If we need to save learned model weights and then later load them again, Flink ML has special methods for that:

Save Model data:

pipelineModel.save("target/customer-churn-model/pipeline")
env.execute("Save PipelineModel")

Do not forget to call execute method to trigger model saving at the specified path.

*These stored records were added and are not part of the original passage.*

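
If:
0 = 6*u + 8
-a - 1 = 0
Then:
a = -1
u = -4/3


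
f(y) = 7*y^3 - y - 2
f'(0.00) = -1.00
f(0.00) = -2.00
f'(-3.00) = 188.00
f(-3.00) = -188.00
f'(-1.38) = 38.99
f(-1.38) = -19.02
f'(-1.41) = 40.75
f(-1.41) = -20.21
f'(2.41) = 120.97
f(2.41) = 93.57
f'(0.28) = 0.65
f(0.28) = -2.13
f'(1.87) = 72.43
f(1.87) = 41.90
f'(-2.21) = 101.57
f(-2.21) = -75.35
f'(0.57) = 5.82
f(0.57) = -1.27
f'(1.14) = 26.29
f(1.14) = 7.23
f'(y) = 21*y^2 - 1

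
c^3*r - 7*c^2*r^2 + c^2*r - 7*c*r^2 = c*(c - 7*r)*(c*r + r)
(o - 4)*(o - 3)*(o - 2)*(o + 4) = o^4 - 5*o^3 - 10*o^2 + 80*o - 96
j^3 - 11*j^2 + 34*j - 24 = (j - 6)*(j - 4)*(j - 1)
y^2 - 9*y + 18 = (y - 6)*(y - 3)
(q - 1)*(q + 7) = q^2 + 6*q - 7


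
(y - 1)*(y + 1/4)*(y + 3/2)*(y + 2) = y^4 + 11*y^3/4 + y^2/8 - 25*y/8 - 3/4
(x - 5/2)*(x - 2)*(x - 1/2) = x^3 - 5*x^2 + 29*x/4 - 5/2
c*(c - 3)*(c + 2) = c^3 - c^2 - 6*c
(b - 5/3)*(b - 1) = b^2 - 8*b/3 + 5/3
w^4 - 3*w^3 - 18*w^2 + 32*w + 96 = (w - 4)^2*(w + 2)*(w + 3)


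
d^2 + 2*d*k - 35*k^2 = (d - 5*k)*(d + 7*k)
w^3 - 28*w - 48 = (w - 6)*(w + 2)*(w + 4)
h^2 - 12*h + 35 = (h - 7)*(h - 5)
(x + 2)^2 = x^2 + 4*x + 4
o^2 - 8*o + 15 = (o - 5)*(o - 3)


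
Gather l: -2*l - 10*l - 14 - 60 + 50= -12*l - 24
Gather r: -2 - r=-r - 2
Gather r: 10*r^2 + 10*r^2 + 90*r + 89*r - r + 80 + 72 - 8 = 20*r^2 + 178*r + 144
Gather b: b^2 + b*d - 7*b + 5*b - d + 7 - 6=b^2 + b*(d - 2) - d + 1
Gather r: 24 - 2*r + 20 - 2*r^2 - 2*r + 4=-2*r^2 - 4*r + 48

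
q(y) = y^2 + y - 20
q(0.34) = -19.54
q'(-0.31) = 0.38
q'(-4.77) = -8.54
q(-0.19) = -20.15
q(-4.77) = -2.02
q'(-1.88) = -2.76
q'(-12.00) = -23.00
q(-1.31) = -19.59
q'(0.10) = 1.20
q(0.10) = -19.89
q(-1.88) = -18.35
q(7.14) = 38.12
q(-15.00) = 190.00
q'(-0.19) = 0.62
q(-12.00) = 112.00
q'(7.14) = 15.28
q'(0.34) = 1.68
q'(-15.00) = -29.00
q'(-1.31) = -1.62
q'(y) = 2*y + 1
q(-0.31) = -20.21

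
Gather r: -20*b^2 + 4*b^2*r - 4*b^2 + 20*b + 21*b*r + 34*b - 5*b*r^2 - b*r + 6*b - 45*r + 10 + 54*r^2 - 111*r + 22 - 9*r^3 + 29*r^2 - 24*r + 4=-24*b^2 + 60*b - 9*r^3 + r^2*(83 - 5*b) + r*(4*b^2 + 20*b - 180) + 36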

In the result we will get the following metadata and data on disk:

target/customer-churn-model/pipeline/
├── metadata
└── stages
    ├── 0
    │   ├── data
    │   │   └── part-a64dc5f8-aa9f-4926-b3c4-741046d6191b-0
    │   └── metadata
    ├── 1
    │   ├── data
    │   │   ├── part-820018d4-6bf6-4494-8de1-88e26b94054c-0
    │   │   └── part-8471e23f-af15-438e-9c10-a32e34ac9a64-0
    │   └── metadata
    ├── 2
    │   └── metadata
    ├── 3
    │   ├── data
    │   │   └── part-4008d3e0-259e-41a7-923f-12522d6a8950-0
    │   └── metadata
    ├── 4
    │   └── metadata
    └── 5
        ├── data
        │   └── part-aac4d931-8dea-4ee3-8610-884dc158e31d-0
        └── metadata

Load Model data:

val model = PipelineModel.load(tEnv, "target/customer-churn-model/pipeline")
val validateResult = model.transform(validateSet)(0)
...

Flink ML Summary

In result we were able to create a Flink job which can learn and train ML model for Customer Churn Analysis using LogisticResgression algorithm. As part of the learning process, we were able to prepare data in the proper format using Flink ML encoders and scalers utilities. In case we want to use the trained model further, we can store and load its state in the same or in a completely new Flink job. This allows us to train ML models in Flink on a specific environment and use them later in production.

Flink ML also allows to extend it with own ML algorithm using FlinkML API.